In this study, cerebral drainage in the study group could be controlled through the open paracele which makes the intracranial pressure decreased smoothly and improve the patients’ prognosis by reducing brain damage compared to the control group 3. The intracranial hematoma can be effectively removed using the two-needle minimally invasive stereotactic brain puncture procedure in the control group 3. Though the survival rate of the patients is high in this group, the neurological deficits are severe for improperly drain cerebrospinal fluid without a fluid drainage tube. This finding fully demonstrates the importance of the three-needle minimally invasive stereotactic brain puncture procedure.

In patients with medium- and large-volume intracranial hematoma, the fatality and disability rates caused by brain damage are very high. The therapeutic time window for HICH is approximately 6–8 hours; early surgeries performed to remove most of the hematoma and reduce the high ICP caused by compression of hematoma are believed to be optimal in terms of minimizing the damage to brain tissue.10–13 Therefore, physician-patient communication should be effective and timely, and the preoperative period should be controlled within 1 hour for patients with large volumes of intracranial hematoma (>50 mL). The use of two-needle brain puncture to clear intracranial hematoma and an ICP sensor probe with a drainage tube (the third needle) to drain cerebrospinal fluid and regulate high cranial pressure can reduce brain injury after intracranial hematoma. The results of this study are consistent with previously reported relevant literature.14–17 This provides an effective reference for the treatment of medium- and large-volume intracranial hematoma.

Conclusions

In conclusion, for patients with supratentorial HICH of 30–70 mL, an effective preoperative procedure followed by three-needle minimally invasive stereotactic brain puncture could effectively remove hematoma, reduce ICP, decrease the degree of brain damage, thereby improving the prognosis of patients, and has a very wide popularization and application prospects.
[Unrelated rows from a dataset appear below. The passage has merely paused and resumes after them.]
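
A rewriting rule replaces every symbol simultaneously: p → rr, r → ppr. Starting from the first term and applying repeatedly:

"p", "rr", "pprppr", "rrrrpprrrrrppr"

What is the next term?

Replace each of the 14 characters of rrrrpprrrrrppr in place — ppr ppr ppr ppr rr rr ppr ppr ppr ppr ppr rr rr ppr — and concatenate.

pprpprpprpprrrrrpprpprpprpprpprrrrrppr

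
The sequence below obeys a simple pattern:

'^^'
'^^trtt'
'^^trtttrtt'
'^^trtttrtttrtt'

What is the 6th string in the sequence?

^^trtttrtttrtttrtttrtt

Each term is the previous one with trtt appended.
From ^^trtttrtttrtt, 2 further steps: ^^trtttrtttrtt → ^^trtttrtttrtttrtt → (answer).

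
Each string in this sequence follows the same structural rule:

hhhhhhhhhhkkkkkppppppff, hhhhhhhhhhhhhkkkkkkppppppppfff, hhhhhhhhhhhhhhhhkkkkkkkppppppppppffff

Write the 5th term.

Term n consists of 3n+1 h's, followed by n+2 k's, followed by 2n p's, followed by n-1 f's, where the shown terms are n = 3, 4, 5.
Setting n = 7 gives 22, 9, 14, 6 characters in each block.

hhhhhhhhhhhhhhhhhhhhhhkkkkkkkkkppppppppppppppffffff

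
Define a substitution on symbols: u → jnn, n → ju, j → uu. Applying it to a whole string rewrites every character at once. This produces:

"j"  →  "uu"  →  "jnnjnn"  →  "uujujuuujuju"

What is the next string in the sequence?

jnnjnnuujnnuujnnjnnjnnuujnnuujnn

Expanding uujujuuujuju: u→jnn, u→jnn, j→uu, u→jnn, j→uu, u→jnn, u→jnn, u→jnn, j→uu, u→jnn, j→uu, u→jnn. Concatenated: jnn jnn uu jnn uu jnn jnn jnn uu jnn uu jnn.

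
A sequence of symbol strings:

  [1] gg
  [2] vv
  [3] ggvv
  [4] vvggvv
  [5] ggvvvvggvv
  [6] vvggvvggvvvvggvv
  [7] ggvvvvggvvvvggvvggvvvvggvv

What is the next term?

Each term (from the third on) is the two preceding terms concatenated in order: term 3 = gg·vv = ggvv.
The next term joins vvggvvggvvvvggvv and ggvvvvggvvvvggvvggvvvvggvv.

vvggvvggvvvvggvvggvvvvggvvvvggvvggvvvvggvv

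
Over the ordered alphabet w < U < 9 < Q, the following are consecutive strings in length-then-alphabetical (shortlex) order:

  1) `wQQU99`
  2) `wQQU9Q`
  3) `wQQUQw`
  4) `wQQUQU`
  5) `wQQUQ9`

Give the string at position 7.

wQQ9ww

Stepping forward 2 times from wQQUQ9: wQQUQ9 → wQQUQQ, then the target.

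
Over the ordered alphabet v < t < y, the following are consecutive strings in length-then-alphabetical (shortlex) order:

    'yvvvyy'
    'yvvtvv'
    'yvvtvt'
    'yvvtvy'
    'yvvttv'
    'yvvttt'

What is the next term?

Treat yvvttt as a base-3 numeral over the given alphabet and add one, carrying through any trailing y's.

yvvtty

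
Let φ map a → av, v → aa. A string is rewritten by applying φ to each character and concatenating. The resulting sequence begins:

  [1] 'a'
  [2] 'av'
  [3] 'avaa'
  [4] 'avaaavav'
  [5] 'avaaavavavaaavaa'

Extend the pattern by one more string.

avaaavavavaaavaaavaaavavavaaavav

Replace each of the 16 characters of avaaavavavaaavaa in place — av aa av av av aa av aa av aa av av av aa av av — and concatenate.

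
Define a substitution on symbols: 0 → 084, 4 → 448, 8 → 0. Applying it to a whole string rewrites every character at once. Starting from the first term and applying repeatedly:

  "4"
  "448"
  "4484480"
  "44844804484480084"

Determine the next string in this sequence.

Replace each of the 17 characters of 44844804484480084 in place — 448 448 0 448 448 0 084 448 448 0 448 448 0 084 084 0 448 — and concatenate.

44844804484480084448448044844800840840448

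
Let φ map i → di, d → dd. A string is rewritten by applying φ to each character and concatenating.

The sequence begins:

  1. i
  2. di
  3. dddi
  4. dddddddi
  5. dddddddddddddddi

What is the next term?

dddddddddddddddddddddddddddddddi

Applying the rule to each of the 16 symbols of dddddddddddddddi gives the pieces dd dd dd dd dd dd dd dd dd dd dd dd dd dd dd di, which concatenate to the answer.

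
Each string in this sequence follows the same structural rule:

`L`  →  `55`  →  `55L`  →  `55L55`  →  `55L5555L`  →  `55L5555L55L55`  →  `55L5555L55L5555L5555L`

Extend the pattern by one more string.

From term 3 onward, concatenate the last term with the second-to-last: 55·L = 55L, 55L·55 = 55L55, …
The next term joins 55L5555L55L5555L5555L and 55L5555L55L55.

55L5555L55L5555L5555L55L5555L55L55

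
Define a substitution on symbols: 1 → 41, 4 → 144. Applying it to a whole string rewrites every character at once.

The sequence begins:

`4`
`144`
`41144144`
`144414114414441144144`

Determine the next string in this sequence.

4114414414441144414114414441144144144414114414441144144

φ(144414114414441144144) expands symbol-by-symbol to 41 144 144 144 41 144 41 41 144 144 41 144 144 144 41 41 144 144 41 144 144; joining the 21 pieces gives the next term.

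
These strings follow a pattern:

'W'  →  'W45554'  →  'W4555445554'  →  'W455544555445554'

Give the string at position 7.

W455544555445554455544555445554

The strings grow by a fixed suffix 45554 each time.
From W455544555445554, 3 further steps: W455544555445554 → W45554455544555445554 → W4555445554455544555445554 → (answer).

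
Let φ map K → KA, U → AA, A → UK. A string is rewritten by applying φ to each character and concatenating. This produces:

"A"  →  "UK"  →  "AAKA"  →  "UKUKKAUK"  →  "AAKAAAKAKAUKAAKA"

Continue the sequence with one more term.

Applying the rule to each of the 16 symbols of AAKAAAKAKAUKAAKA gives the pieces UK UK KA UK UK UK KA UK KA UK AA KA UK UK KA UK, which concatenate to the answer.

UKUKKAUKUKUKKAUKKAUKAAKAUKUKKAUK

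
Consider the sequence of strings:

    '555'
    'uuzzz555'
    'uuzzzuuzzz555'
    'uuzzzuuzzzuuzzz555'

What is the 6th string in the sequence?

uuzzzuuzzzuuzzzuuzzzuuzzz555

The strings grow by a fixed prefix uuzzz each time.
From uuzzzuuzzzuuzzz555, 2 further steps: uuzzzuuzzzuuzzz555 → uuzzzuuzzzuuzzzuuzzz555 → (answer).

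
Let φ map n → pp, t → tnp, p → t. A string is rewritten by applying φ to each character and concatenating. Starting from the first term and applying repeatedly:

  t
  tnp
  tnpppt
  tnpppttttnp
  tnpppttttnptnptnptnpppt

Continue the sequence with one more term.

Rewriting the 23 symbols of tnpppttttnptnptnptnpppt one by one yields tnp pp t t t tnp tnp tnp tnp pp t tnp pp t tnp pp t tnp pp t t t tnp; concatenated:

tnpppttttnptnptnptnpppttnpppttnpppttnpppttttnp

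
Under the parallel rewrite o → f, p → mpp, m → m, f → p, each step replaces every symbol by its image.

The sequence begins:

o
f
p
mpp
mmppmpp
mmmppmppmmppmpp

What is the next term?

Rewriting the 15 symbols of mmmppmppmmppmpp one by one yields m m m mpp mpp m mpp mpp m m mpp mpp m mpp mpp; concatenated:

mmmmppmppmmppmppmmmppmppmmppmpp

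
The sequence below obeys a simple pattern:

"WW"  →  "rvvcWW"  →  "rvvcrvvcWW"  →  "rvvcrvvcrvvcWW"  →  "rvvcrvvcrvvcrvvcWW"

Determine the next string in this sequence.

rvvcrvvcrvvcrvvcrvvcWW

The strings grow by a fixed prefix rvvc each time.
So the next term is rvvc·rvvcrvvcrvvcrvvcWW.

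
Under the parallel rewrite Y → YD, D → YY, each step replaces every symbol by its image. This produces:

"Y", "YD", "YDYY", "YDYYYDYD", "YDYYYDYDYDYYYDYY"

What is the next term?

YDYYYDYDYDYYYDYYYDYYYDYDYDYYYDYD

φ(YDYYYDYDYDYYYDYY) expands symbol-by-symbol to YD YY YD YD YD YY YD YY YD YY YD YD YD YY YD YD; joining the 16 pieces gives the next term.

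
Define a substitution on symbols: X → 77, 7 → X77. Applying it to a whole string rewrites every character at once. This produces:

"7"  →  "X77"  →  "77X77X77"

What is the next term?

Expanding 77X77X77: 7→X77, 7→X77, X→77, 7→X77, 7→X77, X→77, 7→X77, 7→X77. Concatenated: X77 X77 77 X77 X77 77 X77 X77.

X77X7777X77X7777X77X77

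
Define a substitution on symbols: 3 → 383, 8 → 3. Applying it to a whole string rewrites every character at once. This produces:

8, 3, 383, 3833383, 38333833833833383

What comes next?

Replace each of the 17 characters of 38333833833833383 in place — 383 3 383 383 383 3 383 383 3 383 383 3 383 383 383 3 383 — and concatenate.

38333833833833383383338338333833833833383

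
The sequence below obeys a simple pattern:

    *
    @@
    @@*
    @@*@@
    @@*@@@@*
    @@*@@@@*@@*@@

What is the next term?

This is a Fibonacci-style word recurrence s(k) = s(k−1)·s(k−2): e.g. @@·* = @@*.
Continuing: @@*@@@@*@@*@@ · @@*@@@@* gives term 7.

@@*@@@@*@@*@@@@*@@@@*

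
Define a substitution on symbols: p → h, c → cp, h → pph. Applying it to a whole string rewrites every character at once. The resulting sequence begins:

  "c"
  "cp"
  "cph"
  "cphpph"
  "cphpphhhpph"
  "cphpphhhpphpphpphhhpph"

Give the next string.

Rewriting the 22 symbols of cphpphhhpphpphpphhhpph one by one yields cp h pph h h pph pph pph h h pph h h pph h h pph pph pph h h pph; concatenated:

cphpphhhpphpphpphhhpphhhpphhhpphpphpphhhpph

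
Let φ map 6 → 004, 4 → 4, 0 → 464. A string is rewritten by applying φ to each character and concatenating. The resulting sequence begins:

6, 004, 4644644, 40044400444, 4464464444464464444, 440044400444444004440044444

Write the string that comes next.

4446446444446446444444446446444446446444444

Replace each of the 27 characters of 440044400444444004440044444 in place — 4 4 464 464 4 4 4 464 464 4 4 4 4 4 4 464 464 4 4 4 464 464 4 4 4 4 4 — and concatenate.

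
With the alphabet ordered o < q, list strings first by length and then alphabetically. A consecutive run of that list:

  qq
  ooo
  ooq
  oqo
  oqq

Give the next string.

Find the rightmost character of oqq below q, bump it to the next letter, and reset everything to its right to o.

qoo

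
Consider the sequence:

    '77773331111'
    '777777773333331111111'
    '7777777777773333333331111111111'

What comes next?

77777777777777773333333333331111111111111

The n-th term is 4n 7's then 3n 3's then 3n+1 1's (n = 1, 2, …).
At n = 4 the blocks have lengths 16, 12, 13.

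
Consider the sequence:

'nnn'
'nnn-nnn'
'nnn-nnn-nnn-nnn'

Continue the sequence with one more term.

nnn-nnn-nnn-nnn-nnn-nnn-nnn-nnn

Each string is two copies of the previous one joined by '-'.
So the next term is two copies of nnn-nnn-nnn-nnn with '-' between the halves.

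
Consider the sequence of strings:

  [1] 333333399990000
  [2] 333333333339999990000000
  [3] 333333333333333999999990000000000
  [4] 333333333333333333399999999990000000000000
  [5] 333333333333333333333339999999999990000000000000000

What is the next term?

Reading off run lengths: 3 runs 7, 11, 15, 19, 23; 9 runs 4, 6, 8, 10, 12; 0 runs 4, 7, 10, 13, 16 — each is linear in n (n = 1, 2, …).
At n = 6 the blocks have lengths 27, 14, 19.

333333333333333333333333333999999999999990000000000000000000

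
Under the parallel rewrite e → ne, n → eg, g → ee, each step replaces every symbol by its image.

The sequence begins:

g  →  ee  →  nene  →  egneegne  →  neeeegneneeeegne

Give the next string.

Replace each of the 16 characters of neeeegneneeeegne in place — eg ne ne ne ne ee eg ne eg ne ne ne ne ee eg ne — and concatenate.

egneneneneeeegneegneneneneeeegne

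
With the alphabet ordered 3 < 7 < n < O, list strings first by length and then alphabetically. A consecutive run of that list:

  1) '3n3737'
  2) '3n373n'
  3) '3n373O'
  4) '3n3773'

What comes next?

3n3777

Treat 3n3773 as a base-4 numeral over the given alphabet and add one, carrying through any trailing O's.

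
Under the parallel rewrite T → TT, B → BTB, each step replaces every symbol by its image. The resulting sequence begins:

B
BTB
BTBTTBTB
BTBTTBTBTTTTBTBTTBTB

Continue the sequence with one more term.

φ(BTBTTBTBTTTTBTBTTBTB) expands symbol-by-symbol to BTB TT BTB TT TT BTB TT BTB TT TT TT TT BTB TT BTB TT TT BTB TT BTB; joining the 20 pieces gives the next term.

BTBTTBTBTTTTBTBTTBTBTTTTTTTTBTBTTBTBTTTTBTBTTBTB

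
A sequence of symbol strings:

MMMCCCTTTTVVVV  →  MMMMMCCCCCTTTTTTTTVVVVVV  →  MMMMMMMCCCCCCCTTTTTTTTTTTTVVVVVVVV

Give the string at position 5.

Term n consists of 2n+1 M's, followed by 2n+1 C's, followed by 4n T's, followed by 2n+2 V's (n = 1, 2, …).
At n = 5 the blocks have lengths 11, 11, 20, 12.

MMMMMMMMMMMCCCCCCCCCCCTTTTTTTTTTTTTTTTTTTTVVVVVVVVVVVV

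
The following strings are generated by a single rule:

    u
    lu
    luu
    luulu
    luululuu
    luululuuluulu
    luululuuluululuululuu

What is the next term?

From term 3 onward, concatenate the last term with the second-to-last: lu·u = luu, luu·lu = luulu, …
The next term joins luululuuluululuululuu and luululuuluulu.

luululuuluululuululuuluululuuluulu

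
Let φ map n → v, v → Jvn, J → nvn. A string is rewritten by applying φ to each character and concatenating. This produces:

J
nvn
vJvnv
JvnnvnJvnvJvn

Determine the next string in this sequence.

nvnJvnvvJvnvnvnJvnvJvnnvnJvnv

Applying the rule to each of the 13 symbols of JvnnvnJvnvJvn gives the pieces nvn Jvn v v Jvn v nvn Jvn v Jvn nvn Jvn v, which concatenate to the answer.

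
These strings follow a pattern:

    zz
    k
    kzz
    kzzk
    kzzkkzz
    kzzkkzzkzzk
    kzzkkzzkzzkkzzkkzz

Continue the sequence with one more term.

kzzkkzzkzzkkzzkkzzkzzkkzzkzzk

This is a Fibonacci-style word recurrence s(k) = s(k−1)·s(k−2): e.g. k·zz = kzz.
The next term joins kzzkkzzkzzkkzzkkzz and kzzkkzzkzzk.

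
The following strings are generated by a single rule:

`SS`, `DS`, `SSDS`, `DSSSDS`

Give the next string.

SSDSDSSSDS

From term 3 onward, concatenate the second-to-last term with the last: SS·DS = SSDS, DS·SSDS = DSSSDS, …
So term 5 is SSDS·DSSSDS.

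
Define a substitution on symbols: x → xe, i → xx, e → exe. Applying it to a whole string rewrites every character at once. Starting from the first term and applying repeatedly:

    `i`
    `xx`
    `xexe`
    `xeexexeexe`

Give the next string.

xeexeexexeexexeexeexexeexe

Expanding xeexexeexe: x→xe, e→exe, e→exe, x→xe, e→exe, x→xe, e→exe, e→exe, x→xe, e→exe. Concatenated: xe exe exe xe exe xe exe exe xe exe.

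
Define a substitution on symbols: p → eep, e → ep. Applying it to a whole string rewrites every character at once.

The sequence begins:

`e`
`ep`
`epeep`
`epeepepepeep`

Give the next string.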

Ethical Approval and Informed Consent

This study of spontaneous intracerebral hemorrhage treatment (including the use of the clinical data and the personal patient data) was approved by the Ethics Committee of the Affiliated Hospital of Guizhou Medical University. All the patients’ authorized representatives and the patients who had the ability to communicate with the doctors agreed to undergo minimally invasive surgery. Written informed consent was obtained.

Funding

Guiyang science and technology plan projects ([2017] 30-11, GY17014).

Disclosure

The authors declare that they have no conflicts of interest in this work.